There. I said it.
Mushy dialogue sucks. It’s nothing space in your story and sometimes it’s nothing space in your life. You know what I’m talking about, right? You meet some cool human at a coffee house and talk to them and it goes like this:
“Hey.”
“Hey.”
“How’s it shaking?”
“It’s shaking well, thank you.”
“Yeah. Weather is nice, right?”
“It’s quite sunny.”
“Cool.”
“Yes, it’s lovely.”
Random bad dialogue that I just made up
One of my writers in the Writing Barn class that I’m teaching for the next six months, directed me to a blog post about the Five Biggest Writing Mistakes and How to Fix Them and one of those mistakes according to James Scott Bell is marshmallow dialogue.
Bell believes that dialogue is one of the best ways to make a story better or make it absolute trash. He advocates fast-paced dialogue full of tension. Blah dialogue he says is ‘puffy,’ and ‘overly sweet,’ and everyone sounds the same no matter who is speaking.
Bell kindly gives hints about how to make characters sound different from one another.
Those include:
- Making documents written solely in one character’s voice.
- Keep working on it until every character sounds different and you can distinguish them at a glance (I added that)
- Make sure there is tension going on. What do people want? Why are they talking? Do they want the same thing?

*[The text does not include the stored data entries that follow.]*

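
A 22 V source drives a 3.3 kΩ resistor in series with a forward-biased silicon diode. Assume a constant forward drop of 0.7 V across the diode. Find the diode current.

KVL around the loop: 22 = V_D + I·R = 0.7 + I × 3.3 kΩ.
So I = (22 − 0.7) / 3.3 kΩ = 21.3 / 3.3 = 6.45 mA.

I ≈ 6.5 mA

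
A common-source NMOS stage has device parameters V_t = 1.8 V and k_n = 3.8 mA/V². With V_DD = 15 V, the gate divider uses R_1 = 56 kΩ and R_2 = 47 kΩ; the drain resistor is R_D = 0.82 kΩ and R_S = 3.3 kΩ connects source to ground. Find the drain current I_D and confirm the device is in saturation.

I_D ≈ 1.3 mA

V_G = V_DD·R_2/(R_1+R_2) = 15×47/103 = 6.84 V.
Assume saturation: I_D = (k_n/2)(V_GS − V_t)² with V_GS = V_G − I_D·R_S = 6.84 − 3.3·I_D.
Substituting gives 20.7·I_D² − 64.3·I_D + 48.4 = 0, with roots I_D = 1.28 or 1.83 mA.
The root I_D = 1.83 mA gives V_GS = 0.82 V ≤ V_t, so take I_D = 1.28 mA.
Then V_GS = 2.62 V and V_DS = V_DD − I_D(R_D+R_S) = 15 − 1.28×4.12 = 9.73 V.
Saturation requires V_DS ≥ V_GS − V_t = 0.821 V; 9.73 ≥ 0.821 ✓.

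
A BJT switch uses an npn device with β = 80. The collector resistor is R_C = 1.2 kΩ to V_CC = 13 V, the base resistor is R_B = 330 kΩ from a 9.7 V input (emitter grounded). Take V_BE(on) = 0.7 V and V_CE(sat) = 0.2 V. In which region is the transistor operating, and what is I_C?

Assume active. Base-emitter loop: I_B = (V_BB − V_BE)/R_B = (9.7 − 0.7)/330 = 0.0273 mA.
I_C = β·I_B = 80×0.0273 = 2.18 mA.
V_CE = V_CC − I_C·R_C = 13 − 2.18×1.2 = 10.4 V > V_CE(sat), so the active-region assumption holds.

active; I_C ≈ 2.2 mA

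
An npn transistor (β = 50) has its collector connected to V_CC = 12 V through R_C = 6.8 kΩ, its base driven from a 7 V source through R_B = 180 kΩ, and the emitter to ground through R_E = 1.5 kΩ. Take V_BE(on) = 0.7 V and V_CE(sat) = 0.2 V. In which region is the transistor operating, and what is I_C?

Assume active. Base-emitter loop: I_B = (V_BB − V_BE)/(R_B + (β+1)R_E) = (7 − 0.7)/(180 + 51×1.5) = 0.0246 mA.
I_C = β·I_B = 50×0.0246 = 1.23 mA.
V_CE = V_CC − I_C·R_C − I_E·R_E = 12 − 1.23×6.8 − 1.25×1.5 = 1.77 V > V_CE(sat), so the active-region assumption holds.

active; I_C ≈ 1.2 mA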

- Make your dialogue simpler. Get rid of extra words. You can cut and copy dialogue into another document and then hack away at it.
He uses the following example of compressed dialogue.

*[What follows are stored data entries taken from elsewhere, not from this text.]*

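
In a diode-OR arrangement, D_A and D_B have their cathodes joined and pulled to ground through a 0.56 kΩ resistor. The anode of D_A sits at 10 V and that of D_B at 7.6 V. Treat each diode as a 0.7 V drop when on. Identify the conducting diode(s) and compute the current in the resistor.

Assume both conduct. Then node N would need to be at both 10−0.7 = 9.3 V and 7.6−0.7 = 6.9 V, which is impossible.
Assume only D_A conducts: V_N = 10 − 0.7 = 9.3 V, so I_R = 9.3/0.56 = 16.6 mA.
Check D_B: its anode-to-cathode voltage is 7.6 − 9.3 = -1.7 V < 0.7 V, so it is off. The assumption is consistent.

Only D_A conducts; I_R ≈ 17 mA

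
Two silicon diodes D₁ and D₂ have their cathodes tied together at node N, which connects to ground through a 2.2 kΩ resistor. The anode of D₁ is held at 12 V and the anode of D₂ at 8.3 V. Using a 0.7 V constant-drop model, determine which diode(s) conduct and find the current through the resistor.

Only D₁ conducts; I_R ≈ 5.1 mA

Assume both conduct. Then node N would need to be at both 12−0.7 = 11.3 V and 8.3−0.7 = 7.6 V, which is impossible.
Assume only D₁ conducts: V_N = 12 − 0.7 = 11.3 V, so I_R = 11.3/2.2 = 5.14 mA.
Check D₂: its anode-to-cathode voltage is 8.3 − 11.3 = -3 V < 0.7 V, so it is off. The assumption is consistent.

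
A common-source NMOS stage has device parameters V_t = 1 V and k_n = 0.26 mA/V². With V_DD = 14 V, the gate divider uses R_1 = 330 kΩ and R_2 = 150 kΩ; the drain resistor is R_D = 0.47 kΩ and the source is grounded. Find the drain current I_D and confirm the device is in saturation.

V_G = V_DD·R_2/(R_1+R_2) = 14×150/480 = 4.38 V. With the source grounded, V_GS = V_G = 4.38 V.
Assume saturation: I_D = (k_n/2)(V_GS − V_t)² = (0.26/2)×(4.38 − 1)² = 0.13×3.38² = 1.48 mA.
V_DS = V_DD − I_D·R_D = 14 − 1.48×0.47 = 13.3 V.
Saturation requires V_DS ≥ V_GS − V_t = 3.38 V; 13.3 ≥ 3.38 ✓.

I_D ≈ 1.5 mA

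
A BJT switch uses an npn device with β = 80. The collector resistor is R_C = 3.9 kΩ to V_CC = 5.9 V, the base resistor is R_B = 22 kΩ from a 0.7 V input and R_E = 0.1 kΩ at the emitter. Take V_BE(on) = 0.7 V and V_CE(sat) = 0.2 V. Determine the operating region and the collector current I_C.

V_BB = 0.7 V ≤ V_BE(on) = 0.7 V, so the base-emitter junction is not forward biased.
The transistor is in cutoff: I_B = I_C = 0.

cutoff; I_C ≈ 0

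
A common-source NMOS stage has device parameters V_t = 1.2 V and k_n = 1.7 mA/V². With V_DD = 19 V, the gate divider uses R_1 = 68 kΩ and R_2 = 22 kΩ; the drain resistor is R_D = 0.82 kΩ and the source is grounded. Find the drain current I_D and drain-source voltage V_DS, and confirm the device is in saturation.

V_G = V_DD·R_2/(R_1+R_2) = 19×22/90 = 4.64 V. With the source grounded, V_GS = V_G = 4.64 V.
Assume saturation: I_D = (k_n/2)(V_GS − V_t)² = (1.7/2)×(4.64 − 1.2)² = 0.85×3.44² = 10.1 mA.
V_DS = V_DD − I_D·R_D = 19 − 10.1×0.82 = 10.7 V.
Saturation requires V_DS ≥ V_GS − V_t = 3.44 V; 10.7 ≥ 3.44 ✓.

I_D ≈ 10 mA, V_DS ≈ 11 V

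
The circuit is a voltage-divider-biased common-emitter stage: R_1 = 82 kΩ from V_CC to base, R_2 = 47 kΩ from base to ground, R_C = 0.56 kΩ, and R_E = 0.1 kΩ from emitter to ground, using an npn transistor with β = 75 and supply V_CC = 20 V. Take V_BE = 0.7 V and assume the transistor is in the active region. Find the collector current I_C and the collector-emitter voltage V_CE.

Thevenize the base divider: V_Th = V_CC·R_2/(R_1+R_2) = 20×47/129 = 7.29 V, R_Th = R_1‖R_2 = 29.9 kΩ.
Base-emitter loop: V_Th = I_B·R_Th + V_BE + (β+1)I_B·R_E, so I_B = (7.29 − 0.7) / (29.9 + 76×0.1) = 0.176 mA.
I_C = β·I_B = 75×0.176 = 13.2 mA, and I_E = (β+1)I_B = 13.4 mA.
V_CE = V_CC − I_C·R_C − I_E·R_E = 20 − 13.2×0.56 − 13.4×0.1 = 11.3 V.
V_CE = 11.3 V > 0.2 V confirms active-region operation.

I_C ≈ 13 mA, V_CE ≈ 11 V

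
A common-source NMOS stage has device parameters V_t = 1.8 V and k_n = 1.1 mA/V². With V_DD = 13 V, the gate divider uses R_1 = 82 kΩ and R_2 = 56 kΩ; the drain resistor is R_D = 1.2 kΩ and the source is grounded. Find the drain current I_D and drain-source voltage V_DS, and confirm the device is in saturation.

V_G = V_DD·R_2/(R_1+R_2) = 13×56/138 = 5.28 V. With the source grounded, V_GS = V_G = 5.28 V.
Assume saturation: I_D = (k_n/2)(V_GS − V_t)² = (1.1/2)×(5.28 − 1.8)² = 0.55×3.48² = 6.64 mA.
V_DS = V_DD − I_D·R_D = 13 − 6.64×1.2 = 5.03 V.
Saturation requires V_DS ≥ V_GS − V_t = 3.48 V; 5.03 ≥ 3.48 ✓.

I_D ≈ 6.6 mA, V_DS ≈ 5 V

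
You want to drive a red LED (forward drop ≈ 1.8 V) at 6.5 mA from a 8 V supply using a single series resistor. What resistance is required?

The resistor drops V_S − V_D = 8 − 1.8 = 6.2 V at 6.5 mA.
R = 6.2 V / 6.5 mA = 0.954 kΩ.

R ≈ 0.95 kΩ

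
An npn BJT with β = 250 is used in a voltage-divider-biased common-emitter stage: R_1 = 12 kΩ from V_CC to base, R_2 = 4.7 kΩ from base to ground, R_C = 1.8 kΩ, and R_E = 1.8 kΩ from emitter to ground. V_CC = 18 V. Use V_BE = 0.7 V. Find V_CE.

V_CE ≈ 9.4 V

Thevenize the base divider: V_Th = V_CC·R_2/(R_1+R_2) = 18×4.7/16.7 = 5.07 V, R_Th = R_1‖R_2 = 3.38 kΩ.
Base-emitter loop: V_Th = I_B·R_Th + V_BE + (β+1)I_B·R_E, so I_B = (5.07 − 0.7) / (3.38 + 251×1.8) = 0.00959 mA.
I_C = β·I_B = 250×0.00959 = 2.4 mA, and I_E = (β+1)I_B = 2.41 mA.
V_CE = V_CC − I_C·R_C − I_E·R_E = 18 − 2.4×1.8 − 2.41×1.8 = 9.35 V.
V_CE = 9.35 V > 0.2 V confirms active-region operation.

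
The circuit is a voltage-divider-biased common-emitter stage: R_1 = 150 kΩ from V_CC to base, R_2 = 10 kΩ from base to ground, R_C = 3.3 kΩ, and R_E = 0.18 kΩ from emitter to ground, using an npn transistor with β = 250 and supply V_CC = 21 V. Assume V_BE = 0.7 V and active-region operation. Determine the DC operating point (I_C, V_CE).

Thevenize the base divider: V_Th = V_CC·R_2/(R_1+R_2) = 21×10/160 = 1.31 V, R_Th = R_1‖R_2 = 9.38 kΩ.
Base-emitter loop: V_Th = I_B·R_Th + V_BE + (β+1)I_B·R_E, so I_B = (1.31 − 0.7) / (9.38 + 251×0.18) = 0.0112 mA.
I_C = β·I_B = 250×0.0112 = 2.81 mA, and I_E = (β+1)I_B = 2.82 mA.
V_CE = V_CC − I_C·R_C − I_E·R_E = 21 − 2.81×3.3 − 2.82×0.18 = 11.2 V.
V_CE = 11.2 V > 0.2 V confirms active-region operation.

I_C ≈ 2.8 mA, V_CE ≈ 11 V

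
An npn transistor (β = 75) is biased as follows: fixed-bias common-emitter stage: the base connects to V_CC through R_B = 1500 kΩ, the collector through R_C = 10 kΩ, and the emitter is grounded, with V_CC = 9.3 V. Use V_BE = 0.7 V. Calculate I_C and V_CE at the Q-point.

I_C ≈ 0.43 mA, V_CE ≈ 5 V

Base loop: V_CC = I_B·R_B + V_BE, so I_B = (9.3 − 0.7)/1500 kΩ = 0.00573 mA.
In the active region I_C = β·I_B = 75 × 0.00573 = 0.43 mA.
Collector loop: V_CE = V_CC − I_C·R_C = 9.3 − 0.43×10 = 5 V.
Since V_CE = 5 V > V_CE(sat) ≈ 0.2 V, the transistor is in the active region as assumed.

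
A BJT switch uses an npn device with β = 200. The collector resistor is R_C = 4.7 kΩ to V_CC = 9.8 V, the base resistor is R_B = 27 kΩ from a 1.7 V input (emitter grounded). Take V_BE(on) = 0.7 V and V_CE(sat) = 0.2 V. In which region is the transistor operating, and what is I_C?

Assume active: I_B = (1.7 − 0.7)/27 = 0.037 mA, giving I_C = β·I_B = 7.41 mA.
But then V_CE = 9.8 − 7.41×4.7 = -25 V < V_CE(sat) = 0.2 V — impossible in the active region.
So the transistor is saturated. With V_CE = 0.2 V, I_C = (V_CC − 0.2)/R_C = 9.6/4.7 = 2.04 mA.
Check: β·I_B = 7.41 mA > I_C = 2.04 mA, confirming saturation.

saturation; I_C ≈ 2 mA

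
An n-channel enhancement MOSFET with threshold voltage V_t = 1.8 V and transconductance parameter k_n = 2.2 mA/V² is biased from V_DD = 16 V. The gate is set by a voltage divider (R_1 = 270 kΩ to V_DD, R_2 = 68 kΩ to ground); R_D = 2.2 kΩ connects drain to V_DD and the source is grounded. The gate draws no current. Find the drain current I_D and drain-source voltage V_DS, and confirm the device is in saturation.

V_G = V_DD·R_2/(R_1+R_2) = 16×68/338 = 3.22 V. With the source grounded, V_GS = V_G = 3.22 V.
Assume saturation: I_D = (k_n/2)(V_GS − V_t)² = (2.2/2)×(3.22 − 1.8)² = 1.1×1.42² = 2.21 mA.
V_DS = V_DD − I_D·R_D = 16 − 2.21×2.2 = 11.1 V.
Saturation requires V_DS ≥ V_GS − V_t = 1.42 V; 11.1 ≥ 1.42 ✓.

I_D ≈ 2.2 mA, V_DS ≈ 11 V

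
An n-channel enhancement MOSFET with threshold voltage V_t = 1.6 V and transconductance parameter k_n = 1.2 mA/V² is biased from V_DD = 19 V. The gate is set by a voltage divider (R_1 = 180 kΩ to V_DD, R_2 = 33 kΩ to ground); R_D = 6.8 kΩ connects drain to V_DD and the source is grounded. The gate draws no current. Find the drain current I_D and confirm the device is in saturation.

V_G = V_DD·R_2/(R_1+R_2) = 19×33/213 = 2.94 V. With the source grounded, V_GS = V_G = 2.94 V.
Assume saturation: I_D = (k_n/2)(V_GS − V_t)² = (1.2/2)×(2.94 − 1.6)² = 0.6×1.34² = 1.08 mA.
V_DS = V_DD − I_D·R_D = 19 − 1.08×6.8 = 11.6 V.
Saturation requires V_DS ≥ V_GS − V_t = 1.34 V; 11.6 ≥ 1.34 ✓.

I_D ≈ 1.1 mA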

“Mary, are you angry with me?” John asked.
“You’re damn straight I’m mad at you,” Mary said.
“But why? You’ve got absolutely no reason to be!”
“Oh but I do, I do. And you can see it in my face, can’t you?”
The alternative:
“You angry with me?” John asked.
“Damn straight,” Mary said.
“You got no reason to be!”
Mary felt her hands curling into fists.
Bell’s example
I’m annoying and I send my apologies to Mr. Bell, but that example is wonderful at compressing dialogue, but those people? They still sound the same to me. In the first example, they both sound like middle class people who are having a hard time expressing their feelings. In the second example, they sound like people who are expressing their feelings in exactly the same way and are probably are still the same social/economic/education background.
Look at what happens if you keep one character’s original lines and one character’s new lines.
“Mary, are you angry with me?” John asked.
“Damn straight,” Mary said.
“But why? You’ve got absolutely no reason to be!”
Mary’s hands curled into fists.Or….
“You angry with me?” John asked.
“You’re damn straight I’m mad at you,” Mary said.
“But why? You have absolutely no reason to be?”Revision
Mary’s hands curled into fists.
I’d argue that’s even better. For more about how language and dialogue changes with the speakers, check out our Dogs are Smarter than People podcast from last year. And good luck with your dialogue!